Researchers typically use a lot of different pieces of software in the course of their work; it’s part of what makes the job so varied. Separate packages might be used for creating experimental stimuli, programming an experiment, logging data, statistical analysis, and preparing work for publication or conferences. Until fairly recently there was little option but to use commercial software in at least some of these roles. For example, SPSS is the de facto analysis tool in many departments for statistics, and the viable alternatives were also commercial – there was little choice but to fork over the money. Fortunately, there are now pretty viable alternatives for cash-strapped departments and individual researchers. There’s a lot of politics around the open-source movement, but for most people the important aspect is that the software is provided for free, and (generally) it’s cross-platform (or can be compiled to be so). All that’s required is to throw off the shackles of the evil capitalist oppressors, or something.
So, there’s a lot of software listed on my Links page but I thought I’d pick out my favourite bits of open-source software, that are most useful for researchers and students in psychology.
First up – general office-type software; there are a couple of good options here. The Open Office suite has been around for 20 years, and contains all the usual tools (word processor, presentation-maker, spreadsheet tool, and more). It’s a solid, well-designed system that can pretty seamlessly read and write the Microsoft Office XML-based (.docx, .pptx) file formats. The other option is Libre Office, which has the same roots as Open Office, and similar features. Plans are apparently underway to port Libre Office to iOS and Android – nice. The other free popular options for presentations is, of course, Prezi.

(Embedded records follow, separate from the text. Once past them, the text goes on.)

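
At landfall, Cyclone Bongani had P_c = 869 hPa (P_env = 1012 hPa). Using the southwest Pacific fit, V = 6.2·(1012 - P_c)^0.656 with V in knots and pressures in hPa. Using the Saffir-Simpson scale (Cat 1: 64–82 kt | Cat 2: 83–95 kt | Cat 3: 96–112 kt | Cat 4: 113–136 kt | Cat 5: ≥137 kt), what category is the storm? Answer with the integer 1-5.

ΔP = 1012 − 869 = 143 hPa.
V ≈ 6.2 × 143^0.656 = 6.2 × 25.94 ≈ 161 kt.
161 kt falls in the Category 5 band.

5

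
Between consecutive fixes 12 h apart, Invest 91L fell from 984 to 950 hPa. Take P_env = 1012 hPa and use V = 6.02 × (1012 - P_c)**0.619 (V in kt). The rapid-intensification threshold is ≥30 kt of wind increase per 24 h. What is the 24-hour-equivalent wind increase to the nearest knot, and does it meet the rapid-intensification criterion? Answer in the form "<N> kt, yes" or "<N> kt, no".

60 kt, yes

V₁: ΔP = 28, V ≈ 6.02 × 28^0.619 ≈ 47.36 kt.
V₂: ΔP = 62, V ≈ 6.02 × 62^0.619 ≈ 77.46 kt.
ΔV over 12 h = 30.10 kt → 24 h equivalent = 30.10 × 24/12 ≈ 60.20 kt.
60 kt ≥ 30 kt ⇒ rapid intensification.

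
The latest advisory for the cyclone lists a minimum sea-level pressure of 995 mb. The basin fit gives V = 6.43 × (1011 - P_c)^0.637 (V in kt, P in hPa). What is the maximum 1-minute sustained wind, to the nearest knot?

38 kt

ΔP = 1011 − 995 = 16 mb.
16^0.637 ≈ 5.848.
V ≈ 6.43 × 5.848 ≈ 37.6 kt.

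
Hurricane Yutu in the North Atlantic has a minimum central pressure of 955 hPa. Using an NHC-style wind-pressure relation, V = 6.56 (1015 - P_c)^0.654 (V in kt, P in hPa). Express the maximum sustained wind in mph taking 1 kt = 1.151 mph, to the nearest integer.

110 mph

ΔP = 1015 − 955 = 60 hPa.
V ≈ 6.56 × 60^0.654 = 6.56 × 14.552 ≈ 95.459 kt.
95.459 × 1.151 ≈ 109.87 mph → 110 mph.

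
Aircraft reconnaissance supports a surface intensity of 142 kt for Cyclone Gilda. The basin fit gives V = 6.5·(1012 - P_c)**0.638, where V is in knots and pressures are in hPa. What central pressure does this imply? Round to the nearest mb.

886 mb

ΔP = (V / 6.5)^(1/0.638) = (142/6.5)^1.567.
142/6.5 = 21.846; 21.846^1.567 ≈ 125.70 mb.
P_c = 1012 − 125.70 = 886.30 ≈ 886 mb.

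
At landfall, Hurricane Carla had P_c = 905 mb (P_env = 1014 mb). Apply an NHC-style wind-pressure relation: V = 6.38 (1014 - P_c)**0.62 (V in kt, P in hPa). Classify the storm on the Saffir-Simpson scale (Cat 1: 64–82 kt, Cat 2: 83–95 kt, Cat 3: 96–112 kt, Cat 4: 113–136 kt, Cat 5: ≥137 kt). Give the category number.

4

ΔP = 1014 − 905 = 109 mb.
V ≈ 6.38 × 109^0.62 = 6.38 × 18.33 ≈ 117 kt.
117 kt falls in the Category 4 band.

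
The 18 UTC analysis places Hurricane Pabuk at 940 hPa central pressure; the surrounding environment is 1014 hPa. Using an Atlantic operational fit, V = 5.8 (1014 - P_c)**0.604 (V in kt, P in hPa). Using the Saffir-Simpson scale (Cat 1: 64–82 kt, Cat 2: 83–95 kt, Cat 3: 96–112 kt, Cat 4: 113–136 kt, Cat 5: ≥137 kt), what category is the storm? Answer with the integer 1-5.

ΔP = 1014 − 940 = 74 hPa.
V ≈ 5.8 × 74^0.604 = 5.8 × 13.46 ≈ 78 kt.
78 kt falls in the Category 1 band.

1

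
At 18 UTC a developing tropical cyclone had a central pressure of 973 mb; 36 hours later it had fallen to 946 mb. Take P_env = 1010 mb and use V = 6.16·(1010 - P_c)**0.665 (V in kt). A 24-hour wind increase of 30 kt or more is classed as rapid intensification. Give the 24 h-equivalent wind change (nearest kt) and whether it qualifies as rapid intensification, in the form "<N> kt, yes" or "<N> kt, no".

V₁: ΔP = 37, V ≈ 6.16 × 37^0.665 ≈ 67.99 kt.
V₂: ΔP = 64, V ≈ 6.16 × 64^0.665 ≈ 97.88 kt.
ΔV over 36 h = 29.89 kt → 24 h equivalent = 29.89 × 24/36 ≈ 19.93 kt.
20 kt < 30 kt ⇒ not rapid intensification.

20 kt, no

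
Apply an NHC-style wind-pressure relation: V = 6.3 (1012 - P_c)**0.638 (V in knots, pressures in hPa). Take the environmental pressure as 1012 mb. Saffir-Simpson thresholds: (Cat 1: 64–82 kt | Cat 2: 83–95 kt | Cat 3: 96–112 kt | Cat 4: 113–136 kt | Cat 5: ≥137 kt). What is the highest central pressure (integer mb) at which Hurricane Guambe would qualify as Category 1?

974 mb

Category 1 begins at V = 64 kt.
Required ΔP = (64/6.3)^(1/0.638) = 10.159^1.567 ≈ 37.85 mb.
P_c ≤ 1012 − 37.85 = 974.15, so the highest integer P_c is 974 mb.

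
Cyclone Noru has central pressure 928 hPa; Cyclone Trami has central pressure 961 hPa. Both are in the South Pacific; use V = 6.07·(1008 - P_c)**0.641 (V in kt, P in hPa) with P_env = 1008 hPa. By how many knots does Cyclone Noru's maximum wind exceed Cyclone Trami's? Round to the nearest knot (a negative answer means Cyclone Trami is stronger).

29 kt

Cyclone Noru: ΔP = 80; V ≈ 6.07 × 80^0.641 ≈ 100.71 kt.
Cyclone Trami: ΔP = 47; V ≈ 6.07 × 47^0.641 ≈ 71.61 kt.
Difference ≈ 100.71 − 71.61 = 29.10 → 29 kt.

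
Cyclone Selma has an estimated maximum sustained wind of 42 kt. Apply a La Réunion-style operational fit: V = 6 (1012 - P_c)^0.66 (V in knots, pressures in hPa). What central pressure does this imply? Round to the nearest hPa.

ΔP = (V / 6)^(1/0.66) = (42/6)^1.515.
42/6 = 7.000; 7.000^1.515 ≈ 19.07 hPa.
P_c = 1012 − 19.07 = 992.93 ≈ 993 hPa.

993 hPa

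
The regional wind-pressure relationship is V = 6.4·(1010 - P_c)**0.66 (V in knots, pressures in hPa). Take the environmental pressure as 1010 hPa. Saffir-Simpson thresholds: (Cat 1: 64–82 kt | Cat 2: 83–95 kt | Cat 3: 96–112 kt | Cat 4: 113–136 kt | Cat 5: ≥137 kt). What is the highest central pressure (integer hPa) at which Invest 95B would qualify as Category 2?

Category 2 begins at V = 83 kt.
Required ΔP = (83/6.4)^(1/0.66) = 12.969^1.515 ≈ 48.55 hPa.
P_c ≤ 1010 − 48.55 = 961.45, so the highest integer P_c is 961 hPa.

961 hPa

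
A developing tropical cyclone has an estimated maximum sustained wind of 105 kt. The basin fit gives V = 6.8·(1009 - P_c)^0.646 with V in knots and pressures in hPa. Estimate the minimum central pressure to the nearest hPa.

940 hPa

ΔP = (V / 6.8)^(1/0.646) = (105/6.8)^1.548.
105/6.8 = 15.441; 15.441^1.548 ≈ 69.19 hPa.
P_c = 1009 − 69.19 = 939.81 ≈ 940 hPa.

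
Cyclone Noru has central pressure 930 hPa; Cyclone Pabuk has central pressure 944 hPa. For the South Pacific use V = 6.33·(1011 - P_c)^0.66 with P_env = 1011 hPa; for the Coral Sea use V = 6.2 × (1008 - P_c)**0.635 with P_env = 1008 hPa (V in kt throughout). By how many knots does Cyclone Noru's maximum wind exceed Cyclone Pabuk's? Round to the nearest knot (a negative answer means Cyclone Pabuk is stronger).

Cyclone Noru: ΔP = 81; V ≈ 6.33 × 81^0.66 ≈ 115.08 kt.
Cyclone Pabuk: ΔP = 64; V ≈ 6.2 × 64^0.635 ≈ 86.96 kt.
Difference ≈ 115.08 − 86.96 = 28.12 → 28 kt.

28 kt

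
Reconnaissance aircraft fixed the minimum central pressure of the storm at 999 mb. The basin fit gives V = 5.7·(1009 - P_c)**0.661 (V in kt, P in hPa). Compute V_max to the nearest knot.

ΔP = 1009 − 999 = 10 mb.
10^0.661 ≈ 4.581.
V ≈ 5.7 × 4.581 ≈ 26.1 kt.

26 kt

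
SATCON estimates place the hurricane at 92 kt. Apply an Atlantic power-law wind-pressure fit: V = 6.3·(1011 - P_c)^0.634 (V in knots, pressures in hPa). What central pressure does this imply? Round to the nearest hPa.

ΔP = (V / 6.3)^(1/0.634) = (92/6.3)^1.577.
92/6.3 = 14.603; 14.603^1.577 ≈ 68.65 hPa.
P_c = 1011 − 68.65 = 942.35 ≈ 942 hPa.

942 hPa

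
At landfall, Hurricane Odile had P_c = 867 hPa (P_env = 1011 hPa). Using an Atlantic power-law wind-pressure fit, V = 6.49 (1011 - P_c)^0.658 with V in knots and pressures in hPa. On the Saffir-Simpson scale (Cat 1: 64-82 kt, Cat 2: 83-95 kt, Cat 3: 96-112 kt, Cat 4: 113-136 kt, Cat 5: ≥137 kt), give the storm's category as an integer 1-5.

ΔP = 1011 − 867 = 144 hPa.
V ≈ 6.49 × 144^0.658 = 6.49 × 26.31 ≈ 171 kt.
171 kt falls in the Category 5 band.

5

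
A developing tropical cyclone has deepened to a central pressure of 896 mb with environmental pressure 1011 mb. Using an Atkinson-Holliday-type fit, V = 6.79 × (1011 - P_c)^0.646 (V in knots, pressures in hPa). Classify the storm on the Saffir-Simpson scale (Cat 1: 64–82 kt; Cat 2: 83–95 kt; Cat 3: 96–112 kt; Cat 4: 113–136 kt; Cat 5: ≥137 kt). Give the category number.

5

ΔP = 1011 − 896 = 115 mb.
V ≈ 6.79 × 115^0.646 = 6.79 × 21.44 ≈ 146 kt.
146 kt falls in the Category 5 band.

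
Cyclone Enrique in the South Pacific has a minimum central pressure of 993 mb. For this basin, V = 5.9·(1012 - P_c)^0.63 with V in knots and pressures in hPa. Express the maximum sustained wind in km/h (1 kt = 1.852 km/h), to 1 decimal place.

ΔP = 1012 − 993 = 19 mb.
V ≈ 5.9 × 19^0.63 = 5.9 × 6.392 ≈ 37.711 kt.
37.711 × 1.852 ≈ 69.84 km/h → 69.8 km/h.

69.8 km/h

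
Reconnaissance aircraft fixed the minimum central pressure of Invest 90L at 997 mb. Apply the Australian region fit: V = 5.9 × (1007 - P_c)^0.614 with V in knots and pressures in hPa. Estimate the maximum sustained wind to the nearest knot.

ΔP = 1007 − 997 = 10 mb.
10^0.614 ≈ 4.111.
V ≈ 5.9 × 4.111 ≈ 24.3 kt.

24 kt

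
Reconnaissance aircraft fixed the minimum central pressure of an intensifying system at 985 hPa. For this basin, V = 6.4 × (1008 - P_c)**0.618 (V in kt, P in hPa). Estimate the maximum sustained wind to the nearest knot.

ΔP = 1008 − 985 = 23 hPa.
23^0.618 ≈ 6.943.
V ≈ 6.4 × 6.943 ≈ 44.4 kt.

44 kt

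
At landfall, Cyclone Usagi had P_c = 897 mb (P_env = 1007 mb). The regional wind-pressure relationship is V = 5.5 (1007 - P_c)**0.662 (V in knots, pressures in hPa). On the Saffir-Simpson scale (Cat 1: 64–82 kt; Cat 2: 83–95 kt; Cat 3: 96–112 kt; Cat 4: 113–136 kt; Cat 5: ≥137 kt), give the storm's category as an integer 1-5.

4

ΔP = 1007 − 897 = 110 mb.
V ≈ 5.5 × 110^0.662 = 5.5 × 22.46 ≈ 124 kt.
124 kt falls in the Category 4 band.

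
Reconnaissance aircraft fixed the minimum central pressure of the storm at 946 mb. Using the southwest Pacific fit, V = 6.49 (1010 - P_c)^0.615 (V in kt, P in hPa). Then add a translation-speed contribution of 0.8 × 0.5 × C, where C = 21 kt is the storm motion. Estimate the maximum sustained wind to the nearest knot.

92 kt

ΔP = 1010 − 946 = 64 mb.
64^0.615 ≈ 12.906.
V ≈ 6.49 × 12.906 ≈ 83.8 kt.
Translation term: 0.8 × 0.5 × 21 = 8.4 kt.
Corrected V ≈ 92.2 kt → 92 kt.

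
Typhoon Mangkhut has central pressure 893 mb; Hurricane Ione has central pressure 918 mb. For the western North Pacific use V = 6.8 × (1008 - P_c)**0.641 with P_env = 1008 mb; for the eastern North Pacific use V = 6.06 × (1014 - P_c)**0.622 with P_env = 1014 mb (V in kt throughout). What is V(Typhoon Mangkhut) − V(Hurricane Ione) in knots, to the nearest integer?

Typhoon Mangkhut: ΔP = 115; V ≈ 6.8 × 115^0.641 ≈ 142.37 kt.
Hurricane Ione: ΔP = 96; V ≈ 6.06 × 96^0.622 ≈ 103.62 kt.
Difference ≈ 142.37 − 103.62 = 38.75 → 39 kt.

39 kt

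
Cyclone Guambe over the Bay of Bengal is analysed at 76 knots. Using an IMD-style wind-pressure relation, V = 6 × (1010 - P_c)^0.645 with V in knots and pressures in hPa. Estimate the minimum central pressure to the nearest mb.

959 mb

ΔP = (V / 6)^(1/0.645) = (76/6)^1.550.
76/6 = 12.667; 12.667^1.550 ≈ 51.23 mb.
P_c = 1010 − 51.23 = 958.77 ≈ 959 mb.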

There are lots of options for graphics programs, however the two best in terms of features are without a doubt GIMP (designed to be a free alternative to Adobe Photoshop) and Inkscape (vector graphics editor – good replacement for Adobe Illustrator). There’s a bit of a steep learning curve for these, but that’s true of their commercial counterparts too.
Programming experiments – if you’re still using a paid system like E-Prime or Presentation, you should consider switching to PsychoPy – it’s user-friendly, genuinely cross-platform, and absolutely free. I briefly reviewed it before, here. Another excellent option is Open Sesame.
For statistical analysis there are a couple of options. Firstly, if you’re a SPSS-user and pretty comfortable with it (but fed up of the constant hassles of the licensing system), you should check out PSPP; a free stats program designed to look and feel like SPSS, and replicate many of the functions. You can even use your SPSS syntax – awesome. The only serious issue is that it doesn’t contain the SPSS options for complex GLM models (repeated measures ANOVA, etc.). Hopefully these will be added at some future point. The other popular option is the R language for statistical computing. R is really gaining traction at the moment. The command-line interface is a bit of a hurdle for beginners, but that can be mitigated somewhat by IDEs like R-Commander or RStudio.
For neuroscience there’s the NeuroDebian project – not just a software package, but an entire operating system, bundled with a comprehensive suite of neuroscience tools, including FSL, AFNI and PyMVPA, plus lots of others. There really are too many bits of open-source neuro-software to list here, but a good place to find some is NITRC.org.
So, there you are people; go open-source. You have nothing to lose but your over-priced software subscriptions.